Exceptions Part 2: Why do we need to catch them?
See the Contents Page for this series of articles
Last time we established that an exception is the way a function unambiguously produces no value – or no side-effect, which amounts to the same (no)thing. To take the best known example from mathematics, the function
f(x) = 1/x has no value if
x is zero. If you’re asking what anything divided by zero is, well… you shouldn’t be asking. Just don’t ask.
But by catching an exception, you are saying “I expect this”. So to be entirely rigorous about it, isn’t it wrong that we ever try to catch these things? Maybe, like in mathematics, we should never attempt to evaluate them in the first place.

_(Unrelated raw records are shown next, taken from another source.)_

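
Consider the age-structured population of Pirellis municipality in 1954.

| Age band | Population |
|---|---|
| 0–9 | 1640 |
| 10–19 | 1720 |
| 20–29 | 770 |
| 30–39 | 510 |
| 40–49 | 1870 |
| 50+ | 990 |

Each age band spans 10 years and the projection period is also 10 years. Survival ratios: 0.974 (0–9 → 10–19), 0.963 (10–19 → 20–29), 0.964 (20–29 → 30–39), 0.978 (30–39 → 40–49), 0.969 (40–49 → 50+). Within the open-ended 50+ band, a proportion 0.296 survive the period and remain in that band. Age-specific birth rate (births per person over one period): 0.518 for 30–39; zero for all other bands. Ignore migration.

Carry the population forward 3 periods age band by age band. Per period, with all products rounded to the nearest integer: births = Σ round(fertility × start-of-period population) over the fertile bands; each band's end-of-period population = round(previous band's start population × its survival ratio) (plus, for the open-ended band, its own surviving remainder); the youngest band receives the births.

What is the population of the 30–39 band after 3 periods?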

Suppose we want to open a file. We want to avoid exceptions, so we first check if the file exists, and if it doesn’t we never try to open it. But that doesn’t cover the case where the user doesn’t have the right permissions. So we add another check for the permissions. And so on, until we’ve basically reproduced all the validation that is going to be done again anyway when we eventually attempt to open the file. Sounds like a waste of effort, and it is, but that’s not the worst of it.
The more fundamental problem goes by the terrifying name shared mutable state under concurrency. And this is just a fact of life that cannot be worked around, even if you don’t care about performance. You could do all those checks before you try to open the file, but then in that particular nanosecond another process could sneak in and delete the file, so all your checks were pointless. The answer you came up with, “we’re good to go”, was a lie, and in general must always be a lie. The file system is a mutable resource, shared across many separately processes, with no common approach to synchronization. This is a pretty good description of the state of the universe too. It means we cannot predict with certainty whether something will work, unless we completely and accurately model all other processes in the universe, which is clearly not practical. We can only attempt some operation and then we’ll know afterwards if it worked or not.

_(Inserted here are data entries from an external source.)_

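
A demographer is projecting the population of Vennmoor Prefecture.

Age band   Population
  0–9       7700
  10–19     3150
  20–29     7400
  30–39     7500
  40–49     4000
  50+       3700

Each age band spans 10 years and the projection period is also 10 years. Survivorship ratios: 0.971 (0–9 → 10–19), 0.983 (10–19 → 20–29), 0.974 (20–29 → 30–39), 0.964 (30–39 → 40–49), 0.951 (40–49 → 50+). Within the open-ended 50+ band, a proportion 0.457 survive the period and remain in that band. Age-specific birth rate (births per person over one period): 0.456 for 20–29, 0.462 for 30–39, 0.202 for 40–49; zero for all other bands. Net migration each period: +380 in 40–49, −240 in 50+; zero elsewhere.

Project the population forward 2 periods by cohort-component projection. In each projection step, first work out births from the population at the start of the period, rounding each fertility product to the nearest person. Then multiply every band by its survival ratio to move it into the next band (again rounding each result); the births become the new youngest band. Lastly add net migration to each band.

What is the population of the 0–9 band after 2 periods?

6279

— Period 1 —
Births: 7400 × 0.456 = 3374, 7500 × 0.462 = 3465, 4000 × 0.202 = 808 → 7647
10–19: 7700 × 0.971 = 7477
20–29: 3150 × 0.983 = 3096
30–39: 7400 × 0.974 = 7208
40–49: 7500 × 0.964 = 7230
50+: 4000 × 0.951 + 3700 × 0.457 = 3804 + 1691 = 5495
Net migration: 40–49 + 380 → 7610; 50+ − 240 → 5255
Giving 7647 / 7477 / 3096 / 7208 / 7610 / 5255.
— Period 2 —
Births: 3096 × 0.456 = 1412, 7208 × 0.462 = 3330, 7610 × 0.202 = 1537 → 6279
10–19: 7647 × 0.971 = 7425
20–29: 7477 × 0.983 = 7350
30–39: 3096 × 0.974 = 3016
40–49: 7208 × 0.964 = 6949
50+: 7610 × 0.951 + 5255 × 0.457 = 7237 + 2402 = 9639
Net migration: 40–49 + 380 → 7329; 50+ − 240 → 9399
Giving 6279 / 7425 / 7350 / 3016 / 7329 / 9399.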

Now, I know what you’re thinking. Functional programming languages surely don’t have this problem. But in practice they do, because on closer examination they’re not so pure after all (see the bottom of this page). “A programing language ain’t no kinda programming language if he don’t know what time it is, bro”, as I believe Sir Charles Antony Richard Hoare once said. Useful programs have to act on things that they do not already have complete information about. Complete information is too expensive to wait for. It’s more cost effective to make a reasonable guess.

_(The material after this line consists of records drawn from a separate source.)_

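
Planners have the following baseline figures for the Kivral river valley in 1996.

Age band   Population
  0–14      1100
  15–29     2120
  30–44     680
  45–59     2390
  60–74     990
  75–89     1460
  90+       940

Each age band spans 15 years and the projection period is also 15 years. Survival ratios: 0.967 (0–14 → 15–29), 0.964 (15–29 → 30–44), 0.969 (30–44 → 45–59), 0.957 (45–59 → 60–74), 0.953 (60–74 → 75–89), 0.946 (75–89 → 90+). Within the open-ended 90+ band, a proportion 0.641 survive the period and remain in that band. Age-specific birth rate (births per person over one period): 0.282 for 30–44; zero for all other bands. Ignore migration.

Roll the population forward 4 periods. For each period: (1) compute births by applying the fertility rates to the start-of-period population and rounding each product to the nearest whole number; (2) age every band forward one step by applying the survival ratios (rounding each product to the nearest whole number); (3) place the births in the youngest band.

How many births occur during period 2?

576

Let band 1 be 0–14 through band 7 = 90+.
Period 1.
Births: 680 × 0.282 = 192
Band 2: 1100 × 0.967 = 1064
Band 3: 2120 × 0.964 = 2044
Band 4: 680 × 0.969 = 659
Band 5: 2390 × 0.957 = 2287
Band 6: 990 × 0.953 = 943
Band 7: 1460 × 0.946 + 940 × 0.641 = 1381 + 603 = 1984
→ [192, 1064, 2044, 659, 2287, 943, 1984]
Period 2.
Births: 2044 × 0.282 = 576
Band 2: 192 × 0.967 = 186
Band 3: 1064 × 0.964 = 1026
Band 4: 2044 × 0.969 = 1981
Band 5: 659 × 0.957 = 631
Band 6: 2287 × 0.953 = 2180
Band 7: 943 × 0.946 + 1984 × 0.641 = 892 + 1272 = 2164
→ [576, 186, 1026, 1981, 631, 2180, 2164]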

Even so, just because we can’t avoid sometimes expecting exceptions, that doesn’t mean we can pretend that we expect all exceptions. There should be many that we do not expect, and therefore should not catch.
Crashing Is Good
I’ve noticed that people by nature aren’t interested in the subject of unhandled exceptions. They tend to think like this:
An unhandled exception means my program is going to crash. So it’s already the worst possible situation, and so what do I care about the fine details of how it crashes? I have more important things to worry about than that!
But once you’ve spent a decade or so trying to support real software products “in the wild”, you get a different perspective. Exactly how a product crashes is hugely important. It needs to halt in an unambiguous way, not try to stagger on embarrassingly. And it needs to leave behind plenty of clear evidence. It should halt as soon as it detects an unexpected condition. Crashing, relatively speaking, is awesomely helpful. What is much worse is failing to crash when you should. A program that keeps running when it is an unknown state is a dangerous rogue agent.
The mistake is in thinking that losing what is in the memory of one process (which is what happens in a clean crash) is the worst that could possibly happen. How about losing what is in the file system, or the database? Bugs that trash persistent data are potentially far more destructive. And what about destroying the evidence needed to identify and fix the bug? That means the bug has to occur to real users hundreds of times before you are lucky and it happens to crashes in a helpful way. And so catching an exception and attempting to recover can be hundreds of times more disastrous than not catching the exception.
So now we’ve established the landscape of exceptions. In summary, so far:
- We need exceptions because sometimes functions don’t have values (or cannot complete a state change)
- We need to be able to catch some exceptions because real-world functions are often timing sensitive. We don’t control all their inputs, so we can’t predict when they will succeed.
- We need to be able to not catch some exceptions because they tell us our program is in an unknown state and it’s time to quit before we can do more serious damage.
All very clear and rational. Now it’s time for the messy stuff.